Despite not being allowed to sell devices in Iran, sales of Apple’s products in the country have taken off thanks to underground trade routes in the Middle East. Companies such as Radan Mac and Apple Iran (not affiliated with Apple, Inc.) turn to distributors in Hong Kong, Singapore and Malaysia to purchase Apple products and resell them within Iranian borders.
The import of these products is getting tougher and tougher for these companies, as stringent new U.S. sanctions have been raised against Iran’s financial sector. These sanctions have caused the devaluation of Iran’s currency, the rial, and have made international payments from Iranian banks much more difficult. Embargoes against Iran has also made direct shipments from Hong Kong, Singapore, and Malaysia much more problematic, especially with the large shipments customary with large amounts of computer products.

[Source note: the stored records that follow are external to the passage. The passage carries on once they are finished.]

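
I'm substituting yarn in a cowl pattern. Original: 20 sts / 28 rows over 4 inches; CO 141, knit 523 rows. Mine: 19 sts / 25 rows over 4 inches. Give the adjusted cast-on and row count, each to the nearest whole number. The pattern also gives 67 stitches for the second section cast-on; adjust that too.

Stitches: 141 × 19/20 = 133.95 → 134.
Rows: 523 × 25/28 = 466.96 → 467.
second section cast-on: 67 × 19/20 = 63.65 → 64.

Cast on 134 stitches; work 467 rows; second section cast-on 64 stitches.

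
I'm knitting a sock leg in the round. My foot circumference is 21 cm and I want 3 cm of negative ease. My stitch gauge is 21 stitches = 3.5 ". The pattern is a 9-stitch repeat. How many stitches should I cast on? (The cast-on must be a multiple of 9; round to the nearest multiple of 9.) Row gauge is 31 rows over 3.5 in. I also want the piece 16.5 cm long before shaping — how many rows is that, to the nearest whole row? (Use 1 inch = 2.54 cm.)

Cast on 45 stitches; work 58 rows.

Finished = 21 − 3 = 18 cm.
18 cm × 1/2.54 = 7.09 inches.
21/3.5 = 6 sts per in; 7.09 × 6 = 42.52 sts.
Nearest multiple of 9 → 45.
16.5 cm = 6.50 inches; × 8.857 = 57.54 → 58 rows.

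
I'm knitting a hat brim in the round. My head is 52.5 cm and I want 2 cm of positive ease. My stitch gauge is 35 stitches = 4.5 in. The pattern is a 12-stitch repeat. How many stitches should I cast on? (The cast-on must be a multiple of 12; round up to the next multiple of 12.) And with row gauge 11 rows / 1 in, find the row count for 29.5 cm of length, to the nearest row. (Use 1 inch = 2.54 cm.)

Finished = 52.5 + 2 = 54.5 cm.
54.5 cm × 1/2.54 = 21.46 inches.
35/4.5 = 7.778 sts per in; 21.46 × 7.778 = 166.89 sts.
Next multiple of 12 → 168.
29.5 cm = 11.61 inches; × 11 = 127.76 → 128 rows.

Cast on 168 stitches; work 128 rows.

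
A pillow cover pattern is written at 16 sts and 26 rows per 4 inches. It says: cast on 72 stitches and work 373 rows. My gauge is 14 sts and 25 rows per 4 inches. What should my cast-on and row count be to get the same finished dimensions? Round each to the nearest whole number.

Stitches: 72 × 14/16 = 63.00 → 63.
Rows: 373 × 25/26 = 358.65 → 359.

Cast on 63 stitches; work 359 rows.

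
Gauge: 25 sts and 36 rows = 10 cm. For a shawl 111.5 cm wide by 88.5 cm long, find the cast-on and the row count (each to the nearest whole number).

Cast on 279 stitches and work 319 rows.

Stitch gauge = 25/10 = 2.5 sts/cm; 111.5 × 2.5 = 278.75 → 279 sts.
Row gauge = 36/10 = 3.6 rows/cm; 88.5 × 3.6 = 318.60 → 319 rows.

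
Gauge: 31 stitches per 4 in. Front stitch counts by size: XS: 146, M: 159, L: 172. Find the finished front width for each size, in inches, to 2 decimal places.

31/4 = 7.75 sts per in.
XS: 146 / 7.75 = 18.839 → 18.84 in.
M: 159 / 7.75 = 20.516 → 20.52 in.
L: 172 / 7.75 = 22.194 → 22.19 in.

XS 18.84 inches; M 20.52 inches; L 22.19 inches.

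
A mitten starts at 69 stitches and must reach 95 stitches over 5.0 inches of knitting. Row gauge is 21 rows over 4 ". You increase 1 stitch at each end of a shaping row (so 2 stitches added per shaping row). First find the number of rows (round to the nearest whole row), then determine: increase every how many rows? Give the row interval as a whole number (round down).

Rows = 5.0 × 5.25 = 26.2 → 26 rows.
Stitches to add: 26 → 13 shaping rows (at 2 st each).
26 / 13 = 2.00 → every 2 rows.

Increase every 2nd row.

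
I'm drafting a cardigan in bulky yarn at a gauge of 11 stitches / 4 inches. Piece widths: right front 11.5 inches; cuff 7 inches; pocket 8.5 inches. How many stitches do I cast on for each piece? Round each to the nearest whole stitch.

Rate = 11/4 = 2.75 sts per in.
right front: 11.5 × 2.75 = 31.62 → 32.
cuff: 7 × 2.75 = 19.25 → 19.
pocket: 8.5 × 2.75 = 23.38 → 23.

right front 32; cuff 19; pocket 23.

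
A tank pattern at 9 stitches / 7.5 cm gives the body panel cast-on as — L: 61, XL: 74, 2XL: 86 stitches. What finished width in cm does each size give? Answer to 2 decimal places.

L 50.83 cm; XL 61.67 cm; 2XL 71.67 cm.

9/7.5 = 1.2 sts per cm.
L: 61 / 1.2 = 50.833 → 50.83 cm.
XL: 74 / 1.2 = 61.667 → 61.67 cm.
2XL: 86 / 1.2 = 71.667 → 71.67 cm.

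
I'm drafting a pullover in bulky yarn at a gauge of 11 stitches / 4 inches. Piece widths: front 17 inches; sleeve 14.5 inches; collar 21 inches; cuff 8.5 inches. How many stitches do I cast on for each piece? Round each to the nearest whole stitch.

Rate = 11/4 = 2.75 sts per in.
front: 17 × 2.75 = 46.75 → 47.
sleeve: 14.5 × 2.75 = 39.88 → 40.
collar: 21 × 2.75 = 57.75 → 58.
cuff: 8.5 × 2.75 = 23.38 → 23.

front 47; sleeve 40; collar 58; cuff 23.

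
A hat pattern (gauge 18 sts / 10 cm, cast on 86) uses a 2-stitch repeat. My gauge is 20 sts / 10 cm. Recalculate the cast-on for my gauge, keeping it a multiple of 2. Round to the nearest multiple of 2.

Cast on 96 stitches.

86 × 20 / 18 = 95.56.
Nearest multiple of 2: 96.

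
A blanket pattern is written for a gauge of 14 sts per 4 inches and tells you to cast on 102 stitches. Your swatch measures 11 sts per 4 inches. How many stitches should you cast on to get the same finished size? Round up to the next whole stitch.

Scale factor = 11 / 14 = 0.786.
102 × 11 / 14 = 80.14 sts.
→ 81 sts.

Cast on 81 stitches.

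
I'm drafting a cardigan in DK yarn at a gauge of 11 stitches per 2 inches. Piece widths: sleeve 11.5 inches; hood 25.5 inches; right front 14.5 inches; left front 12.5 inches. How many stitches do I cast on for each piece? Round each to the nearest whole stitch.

Rate = 11/2 = 5.5 sts per in.
sleeve: 11.5 × 5.5 = 63.25 → 63.
hood: 25.5 × 5.5 = 140.25 → 140.
right front: 14.5 × 5.5 = 79.75 → 80.
left front: 12.5 × 5.5 = 68.75 → 69.

sleeve 63; hood 140; right front 80; left front 69.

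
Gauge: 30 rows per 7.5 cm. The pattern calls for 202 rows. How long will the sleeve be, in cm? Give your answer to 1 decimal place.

30 rows / 7.5 cm = 4 rows per cm.
202 / 4 = 50.50 cm.

50.5 cm.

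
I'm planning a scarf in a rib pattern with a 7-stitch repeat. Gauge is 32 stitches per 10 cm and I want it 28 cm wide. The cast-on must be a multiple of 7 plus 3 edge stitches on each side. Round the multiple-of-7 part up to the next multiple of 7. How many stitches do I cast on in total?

90 stitches.

32 / 10 = 3.2 sts per cm.
28 × 3.2 = 89.60 sts.
Less 6 edge sts → 83.60 for the repeat.
Next multiple of 7: 84.
Add back 6 edge sts → 90.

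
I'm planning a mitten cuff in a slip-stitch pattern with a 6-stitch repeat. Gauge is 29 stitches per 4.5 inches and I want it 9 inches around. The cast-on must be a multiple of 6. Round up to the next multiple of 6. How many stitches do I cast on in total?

60 stitches.

29 / 4.5 = 6.444 sts per inch.
9 × 6.444 = 58.00 sts.
Next multiple of 6: 60.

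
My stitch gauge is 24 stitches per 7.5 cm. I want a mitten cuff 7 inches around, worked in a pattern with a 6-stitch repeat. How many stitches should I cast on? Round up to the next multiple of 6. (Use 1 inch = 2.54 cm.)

7 in = 7 × 2.54 = 17.78 cm.
24 / 7.5 = 3.2 sts/cm.
17.78 × 3.2 = 56.90 sts.
→ 60.

60 stitches.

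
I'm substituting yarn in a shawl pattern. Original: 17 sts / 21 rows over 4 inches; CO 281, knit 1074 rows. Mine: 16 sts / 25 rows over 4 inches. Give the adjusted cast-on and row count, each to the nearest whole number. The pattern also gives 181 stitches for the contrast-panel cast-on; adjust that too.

Stitches: 281 × 16/17 = 264.47 → 264.
Rows: 1074 × 25/21 = 1278.57 → 1279.
contrast-panel cast-on: 181 × 16/17 = 170.35 → 170.

Cast on 264 stitches; work 1279 rows; contrast-panel cast-on 170 stitches.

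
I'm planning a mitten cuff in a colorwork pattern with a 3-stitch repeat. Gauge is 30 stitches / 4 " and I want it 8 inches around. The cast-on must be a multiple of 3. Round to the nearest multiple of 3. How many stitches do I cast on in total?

30 / 4 = 7.5 sts per inch.
8 × 7.5 = 60.00 sts.
Nearest multiple of 3: 60.

60 stitches.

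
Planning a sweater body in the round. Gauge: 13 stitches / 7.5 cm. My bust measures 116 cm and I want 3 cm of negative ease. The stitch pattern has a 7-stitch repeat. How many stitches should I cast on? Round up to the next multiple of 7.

CO 196 sts.

Finished = 116 − 3 = 113 cm.
13 / 7.5 = 1.733 sts/cm.
113 × 1.733 = 195.87 sts.
Next multiple of 7: 196.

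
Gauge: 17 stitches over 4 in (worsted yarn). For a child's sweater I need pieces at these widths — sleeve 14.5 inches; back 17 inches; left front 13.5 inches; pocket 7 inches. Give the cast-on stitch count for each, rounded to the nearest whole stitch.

sleeve 62; back 72; left front 57; pocket 30.

Rate = 17/4 = 4.25 sts per in.
sleeve: 14.5 × 4.25 = 61.62 → 62.
back: 17 × 4.25 = 72.25 → 72.
left front: 13.5 × 4.25 = 57.38 → 57.
pocket: 7 × 4.25 = 29.75 → 30.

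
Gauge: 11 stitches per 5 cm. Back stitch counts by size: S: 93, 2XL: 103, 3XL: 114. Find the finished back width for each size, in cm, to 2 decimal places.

S 42.27 cm; 2XL 46.82 cm; 3XL 51.82 cm.

11/5 = 2.2 sts per cm.
S: 93 / 2.2 = 42.273 → 42.27 cm.
2XL: 103 / 2.2 = 46.818 → 46.82 cm.
3XL: 114 / 2.2 = 51.818 → 51.82 cm.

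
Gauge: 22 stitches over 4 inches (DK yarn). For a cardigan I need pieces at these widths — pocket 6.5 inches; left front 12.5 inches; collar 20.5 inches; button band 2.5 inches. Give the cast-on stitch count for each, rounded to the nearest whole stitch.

pocket 36; left front 69; collar 113; button band 14.

Rate = 22/4 = 5.5 sts per in.
pocket: 6.5 × 5.5 = 35.75 → 36.
left front: 12.5 × 5.5 = 68.75 → 69.
collar: 20.5 × 5.5 = 112.75 → 113.
button band: 2.5 × 5.5 = 13.75 → 14.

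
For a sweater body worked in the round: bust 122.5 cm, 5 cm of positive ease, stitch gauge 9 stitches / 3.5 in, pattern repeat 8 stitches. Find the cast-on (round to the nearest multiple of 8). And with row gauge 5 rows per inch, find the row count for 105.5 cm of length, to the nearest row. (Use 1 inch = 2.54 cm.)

Cast on 128 stitches; work 208 rows.

Finished = 122.5 + 5 = 127.5 cm.
127.5 cm × 1/2.54 = 50.20 inches.
9/3.5 = 2.571 sts per in; 50.20 × 2.571 = 129.08 sts.
Nearest multiple of 8 → 128.
105.5 cm = 41.54 inches; × 5 = 207.68 → 208 rows.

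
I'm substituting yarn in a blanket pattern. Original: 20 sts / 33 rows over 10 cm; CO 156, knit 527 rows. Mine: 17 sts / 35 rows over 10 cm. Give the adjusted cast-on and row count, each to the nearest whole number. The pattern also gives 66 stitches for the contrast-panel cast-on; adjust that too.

Stitches: 156 × 17/20 = 132.60 → 133.
Rows: 527 × 35/33 = 558.94 → 559.
contrast-panel cast-on: 66 × 17/20 = 56.10 → 56.

Cast on 133 stitches; work 559 rows; contrast-panel cast-on 56 stitches.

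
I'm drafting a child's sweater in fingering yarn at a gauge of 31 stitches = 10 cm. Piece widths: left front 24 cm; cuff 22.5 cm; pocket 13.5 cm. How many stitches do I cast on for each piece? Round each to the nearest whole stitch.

left front 74; cuff 70; pocket 42.

Rate = 31/10 = 3.1 sts per cm.
left front: 24 × 3.1 = 74.40 → 74.
cuff: 22.5 × 3.1 = 69.75 → 70.
pocket: 13.5 × 3.1 = 41.85 → 42.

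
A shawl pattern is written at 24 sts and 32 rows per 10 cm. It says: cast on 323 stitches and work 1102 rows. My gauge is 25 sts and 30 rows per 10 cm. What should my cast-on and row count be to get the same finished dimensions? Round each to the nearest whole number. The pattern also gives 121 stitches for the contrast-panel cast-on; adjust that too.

Stitches: 323 × 25/24 = 336.46 → 336.
Rows: 1102 × 30/32 = 1033.12 → 1033.
contrast-panel cast-on: 121 × 25/24 = 126.04 → 126.

Cast on 336 stitches; work 1033 rows; contrast-panel cast-on 126 stitches.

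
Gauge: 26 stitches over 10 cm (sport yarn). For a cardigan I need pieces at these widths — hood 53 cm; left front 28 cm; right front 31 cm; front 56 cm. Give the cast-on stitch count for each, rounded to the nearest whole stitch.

hood 138; left front 73; right front 81; front 146.

Rate = 26/10 = 2.6 sts per cm.
hood: 53 × 2.6 = 137.80 → 138.
left front: 28 × 2.6 = 72.80 → 73.
right front: 31 × 2.6 = 80.60 → 81.
front: 56 × 2.6 = 145.60 → 146.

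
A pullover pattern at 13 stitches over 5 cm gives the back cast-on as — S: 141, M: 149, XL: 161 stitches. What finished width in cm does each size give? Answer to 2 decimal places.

S 54.23 cm; M 57.31 cm; XL 61.92 cm.

13/5 = 2.6 sts per cm.
S: 141 / 2.6 = 54.231 → 54.23 cm.
M: 149 / 2.6 = 57.308 → 57.31 cm.
XL: 161 / 2.6 = 61.923 → 61.92 cm.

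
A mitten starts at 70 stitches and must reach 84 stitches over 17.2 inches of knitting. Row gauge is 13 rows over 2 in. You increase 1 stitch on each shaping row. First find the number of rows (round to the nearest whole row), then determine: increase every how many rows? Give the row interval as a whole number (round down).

Rows = 17.2 × 6.5 = 111.8 → 112 rows.
Stitches to add: 14 → 14 shaping rows (at 1 st each).
112 / 14 = 8.00 → every 8 rows.

Increase every 8th row.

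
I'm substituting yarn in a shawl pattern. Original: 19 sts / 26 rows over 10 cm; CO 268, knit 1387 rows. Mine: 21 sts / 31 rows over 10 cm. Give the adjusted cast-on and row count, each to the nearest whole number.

Stitches: 268 × 21/19 = 296.21 → 296.
Rows: 1387 × 31/26 = 1653.73 → 1654.

Cast on 296 stitches; work 1654 rows.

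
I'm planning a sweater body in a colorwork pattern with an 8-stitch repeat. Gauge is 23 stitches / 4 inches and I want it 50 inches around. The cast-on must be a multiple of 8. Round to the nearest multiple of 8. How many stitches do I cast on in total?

CO 288 sts.

23 / 4 = 5.75 sts per inch.
50 × 5.75 = 287.50 sts.
Nearest multiple of 8: 288.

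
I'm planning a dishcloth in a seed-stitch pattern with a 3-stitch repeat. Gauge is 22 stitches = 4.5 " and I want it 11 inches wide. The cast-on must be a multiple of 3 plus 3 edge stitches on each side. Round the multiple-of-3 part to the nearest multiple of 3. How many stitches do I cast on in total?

22 / 4.5 = 4.889 sts per inch.
11 × 4.889 = 53.78 sts.
Less 6 edge sts → 47.78 for the repeat.
Nearest multiple of 3: 48.
Add back 6 edge sts → 54.

CO 54 sts.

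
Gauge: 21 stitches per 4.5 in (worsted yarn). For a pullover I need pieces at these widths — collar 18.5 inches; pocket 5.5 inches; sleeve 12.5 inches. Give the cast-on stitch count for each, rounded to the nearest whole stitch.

collar 86; pocket 26; sleeve 58.

Rate = 21/4.5 = 4.667 sts per in.
collar: 18.5 × 4.667 = 86.33 → 86.
pocket: 5.5 × 4.667 = 25.67 → 26.
sleeve: 12.5 × 4.667 = 58.33 → 58.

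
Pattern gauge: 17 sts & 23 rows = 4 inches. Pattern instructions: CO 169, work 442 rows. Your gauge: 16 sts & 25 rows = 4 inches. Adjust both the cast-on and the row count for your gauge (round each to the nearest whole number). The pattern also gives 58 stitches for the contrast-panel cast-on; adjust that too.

Stitches: 169 × 16/17 = 159.06 → 159.
Rows: 442 × 25/23 = 480.43 → 480.
contrast-panel cast-on: 58 × 16/17 = 54.59 → 55.

Cast on 159 stitches; work 480 rows; contrast-panel cast-on 55 stitches.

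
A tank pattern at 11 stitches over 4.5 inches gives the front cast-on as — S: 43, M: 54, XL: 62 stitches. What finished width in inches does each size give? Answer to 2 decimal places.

11/4.5 = 2.444 sts per in.
S: 43 / 2.444 = 17.591 → 17.59 in.
M: 54 / 2.444 = 22.091 → 22.09 in.
XL: 62 / 2.444 = 25.364 → 25.36 in.

S 17.59 inches; M 22.09 inches; XL 25.36 inches.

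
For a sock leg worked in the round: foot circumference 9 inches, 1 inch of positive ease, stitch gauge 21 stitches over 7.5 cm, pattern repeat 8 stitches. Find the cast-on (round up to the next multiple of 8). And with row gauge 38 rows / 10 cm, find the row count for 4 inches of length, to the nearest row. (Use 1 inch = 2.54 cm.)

Finished = 9 + 1 = 10 inches.
10 inches × 2.54 = 25.40 cm.
21/7.5 = 2.8 sts per cm; 25.40 × 2.8 = 71.12 sts.
Next multiple of 8 → 72.
4 inches = 10.16 cm; × 3.8 = 38.61 → 39 rows.

Cast on 72 stitches; work 39 rows.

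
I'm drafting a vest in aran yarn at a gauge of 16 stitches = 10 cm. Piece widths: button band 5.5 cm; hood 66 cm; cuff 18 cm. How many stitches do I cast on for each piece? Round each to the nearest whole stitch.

Rate = 16/10 = 1.6 sts per cm.
button band: 5.5 × 1.6 = 8.80 → 9.
hood: 66 × 1.6 = 105.60 → 106.
cuff: 18 × 1.6 = 28.80 → 29.

button band 9; hood 106; cuff 29.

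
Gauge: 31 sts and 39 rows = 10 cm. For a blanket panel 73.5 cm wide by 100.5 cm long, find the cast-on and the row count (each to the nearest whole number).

Stitch gauge = 31/10 = 3.1 sts/cm; 73.5 × 3.1 = 227.85 → 228 sts.
Row gauge = 39/10 = 3.9 rows/cm; 100.5 × 3.9 = 391.95 → 392 rows.

Cast on 228 stitches and work 392 rows.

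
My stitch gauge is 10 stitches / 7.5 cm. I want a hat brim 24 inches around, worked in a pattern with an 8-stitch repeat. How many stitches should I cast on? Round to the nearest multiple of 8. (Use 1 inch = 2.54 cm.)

80 stitches.

24 in = 24 × 2.54 = 60.96 cm.
10 / 7.5 = 1.333 sts/cm.
60.96 × 1.333 = 81.28 sts.
→ 80.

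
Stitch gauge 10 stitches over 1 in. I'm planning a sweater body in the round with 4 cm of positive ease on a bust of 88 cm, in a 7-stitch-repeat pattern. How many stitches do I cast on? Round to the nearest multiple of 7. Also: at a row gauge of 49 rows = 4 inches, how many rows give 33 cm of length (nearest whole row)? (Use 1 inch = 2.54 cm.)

Finished = 88 + 4 = 92 cm.
92 cm × 1/2.54 = 36.22 inches.
10/1 = 10 sts per in; 36.22 × 10 = 362.20 sts.
Nearest multiple of 7 → 364.
33 cm = 12.99 inches; × 12.25 = 159.15 → 159 rows.

Cast on 364 stitches; work 159 rows.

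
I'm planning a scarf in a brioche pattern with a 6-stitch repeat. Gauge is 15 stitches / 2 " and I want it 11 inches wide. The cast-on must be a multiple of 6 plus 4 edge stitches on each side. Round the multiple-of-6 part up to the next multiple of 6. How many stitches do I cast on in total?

Cast on 86 stitches.

15 / 2 = 7.5 sts per inch.
11 × 7.5 = 82.50 sts.
Less 8 edge sts → 74.50 for the repeat.
Next multiple of 6: 78.
Add back 8 edge sts → 86.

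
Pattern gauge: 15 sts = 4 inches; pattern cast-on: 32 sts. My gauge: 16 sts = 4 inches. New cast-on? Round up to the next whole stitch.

Scale factor = 16 / 15 = 1.067.
32 × 16 / 15 = 34.13 sts.
→ 35 sts.

Cast on 35 stitches.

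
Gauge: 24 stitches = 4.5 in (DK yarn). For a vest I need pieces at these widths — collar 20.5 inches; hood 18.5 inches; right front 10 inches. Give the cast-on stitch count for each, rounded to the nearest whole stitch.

collar 109; hood 99; right front 53.

Rate = 24/4.5 = 5.333 sts per in.
collar: 20.5 × 5.333 = 109.33 → 109.
hood: 18.5 × 5.333 = 98.67 → 99.
right front: 10 × 5.333 = 53.33 → 53.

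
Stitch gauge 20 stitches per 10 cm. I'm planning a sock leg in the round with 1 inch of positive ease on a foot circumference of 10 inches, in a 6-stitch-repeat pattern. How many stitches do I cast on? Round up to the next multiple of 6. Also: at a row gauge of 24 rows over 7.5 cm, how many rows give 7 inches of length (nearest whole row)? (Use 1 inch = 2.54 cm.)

Cast on 60 stitches; work 57 rows.

Finished = 10 + 1 = 11 inches.
11 inches × 2.54 = 27.94 cm.
20/10 = 2 sts per cm; 27.94 × 2 = 55.88 sts.
Next multiple of 6 → 60.
7 inches = 17.78 cm; × 3.2 = 56.90 → 57 rows.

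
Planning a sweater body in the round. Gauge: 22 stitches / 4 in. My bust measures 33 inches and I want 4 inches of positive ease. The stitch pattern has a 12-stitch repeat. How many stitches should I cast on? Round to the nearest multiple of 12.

Finished = 33 + 4 = 37 inches.
22 / 4 = 5.5 sts/in.
37 × 5.5 = 203.50 sts.
Nearest multiple of 12: 204.

Cast on 204 stitches.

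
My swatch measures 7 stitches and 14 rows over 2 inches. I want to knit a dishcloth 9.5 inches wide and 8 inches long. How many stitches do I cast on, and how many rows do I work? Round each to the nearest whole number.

Cast on 33 stitches and work 56 rows.

Stitch gauge = 7/2 = 3.5 sts/in; 9.5 × 3.5 = 33.25 → 33 sts.
Row gauge = 14/2 = 7 rows/in; 8 × 7 = 56.00 → 56 rows.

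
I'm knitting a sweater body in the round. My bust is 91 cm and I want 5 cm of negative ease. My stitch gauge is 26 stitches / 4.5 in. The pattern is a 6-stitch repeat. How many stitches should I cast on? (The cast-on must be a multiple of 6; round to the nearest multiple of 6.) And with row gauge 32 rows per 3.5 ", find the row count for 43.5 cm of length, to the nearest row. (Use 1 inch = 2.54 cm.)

Cast on 198 stitches; work 157 rows.

Finished = 91 − 5 = 86 cm.
86 cm × 1/2.54 = 33.86 inches.
26/4.5 = 5.778 sts per in; 33.86 × 5.778 = 195.63 sts.
Nearest multiple of 6 → 198.
43.5 cm = 17.13 inches; × 9.143 = 156.58 → 157 rows.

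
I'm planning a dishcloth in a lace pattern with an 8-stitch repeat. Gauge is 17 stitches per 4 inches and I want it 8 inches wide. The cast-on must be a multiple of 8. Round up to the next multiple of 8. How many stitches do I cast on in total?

17 / 4 = 4.25 sts per inch.
8 × 4.25 = 34.00 sts.
Next multiple of 8: 40.

Cast on 40 stitches.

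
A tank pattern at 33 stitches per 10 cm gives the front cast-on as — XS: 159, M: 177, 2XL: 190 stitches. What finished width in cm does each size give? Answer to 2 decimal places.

XS 48.18 cm; M 53.64 cm; 2XL 57.58 cm.

33/10 = 3.3 sts per cm.
XS: 159 / 3.3 = 48.182 → 48.18 cm.
M: 177 / 3.3 = 53.636 → 53.64 cm.
2XL: 190 / 3.3 = 57.576 → 57.58 cm.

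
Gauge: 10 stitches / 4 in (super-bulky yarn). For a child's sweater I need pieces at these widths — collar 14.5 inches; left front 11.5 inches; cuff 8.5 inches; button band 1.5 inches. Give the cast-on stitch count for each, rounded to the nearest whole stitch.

Rate = 10/4 = 2.5 sts per in.
collar: 14.5 × 2.5 = 36.25 → 36.
left front: 11.5 × 2.5 = 28.75 → 29.
cuff: 8.5 × 2.5 = 21.25 → 21.
button band: 1.5 × 2.5 = 3.75 → 4.

collar 36; left front 29; cuff 21; button band 4.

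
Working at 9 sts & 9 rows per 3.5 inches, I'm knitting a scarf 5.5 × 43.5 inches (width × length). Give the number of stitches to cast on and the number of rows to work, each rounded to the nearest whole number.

Cast on 14 stitches and work 112 rows.

Stitch gauge = 9/3.5 = 2.571 sts/in; 5.5 × 2.571 = 14.14 → 14 sts.
Row gauge = 9/3.5 = 2.571 rows/in; 43.5 × 2.571 = 111.86 → 112 rows.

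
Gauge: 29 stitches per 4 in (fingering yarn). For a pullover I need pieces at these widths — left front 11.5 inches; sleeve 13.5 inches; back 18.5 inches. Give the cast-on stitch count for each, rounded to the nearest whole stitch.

Rate = 29/4 = 7.25 sts per in.
left front: 11.5 × 7.25 = 83.38 → 83.
sleeve: 13.5 × 7.25 = 97.88 → 98.
back: 18.5 × 7.25 = 134.12 → 134.

left front 83; sleeve 98; back 134.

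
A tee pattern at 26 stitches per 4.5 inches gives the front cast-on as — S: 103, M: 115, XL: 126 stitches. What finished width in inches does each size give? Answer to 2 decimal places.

S 17.83 inches; M 19.90 inches; XL 21.81 inches.

26/4.5 = 5.778 sts per in.
S: 103 / 5.778 = 17.827 → 17.83 in.
M: 115 / 5.778 = 19.904 → 19.90 in.
XL: 126 / 5.778 = 21.808 → 21.81 in.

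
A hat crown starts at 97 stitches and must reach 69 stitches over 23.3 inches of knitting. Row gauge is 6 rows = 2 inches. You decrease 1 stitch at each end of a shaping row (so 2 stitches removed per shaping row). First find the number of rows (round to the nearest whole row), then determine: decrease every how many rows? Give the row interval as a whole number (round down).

Rows = 23.3 × 3 = 69.9 → 70 rows.
Stitches to remove: 28 → 14 shaping rows (at 2 st each).
70 / 14 = 5.00 → every 5 rows.

Decrease every 5th row.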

While alternative shipment routes exist, they incur significant duties, shipment, and customs fees that make the process much more expensive. Coupled with a declining currency and the spending cuts that traditionally come with it, selling Apple products in Iran has become a much riskier and difficult business. Still, demand for Apple products in Iran is only rising, and has translated to significant business for these retailers. Both Radan Mac and Apple Iran claim an ever-growing clientele that includes the likes of musicians, artists, and businessmen. Radan Mac’s founder has personally installed over 4,000 Macs in the country since starting the company.
Of course, getting the hardware is only half the problem for Iranian customers, as applications, music and other App Store purchases are banned in the country. To circumvent these restrictions, Iranian Mac owners use randomly-selected addresses in other regions, where they are able to purchase electronic gift cards to make purchases from the OSX and iOS App Stores.
In all, Mac business is booming in Iran, even though Apple has no presence there. It’s clear the United States wants to curb this trend, though entrepreneurs in the country continue to find ways to evade U.S. sanctions.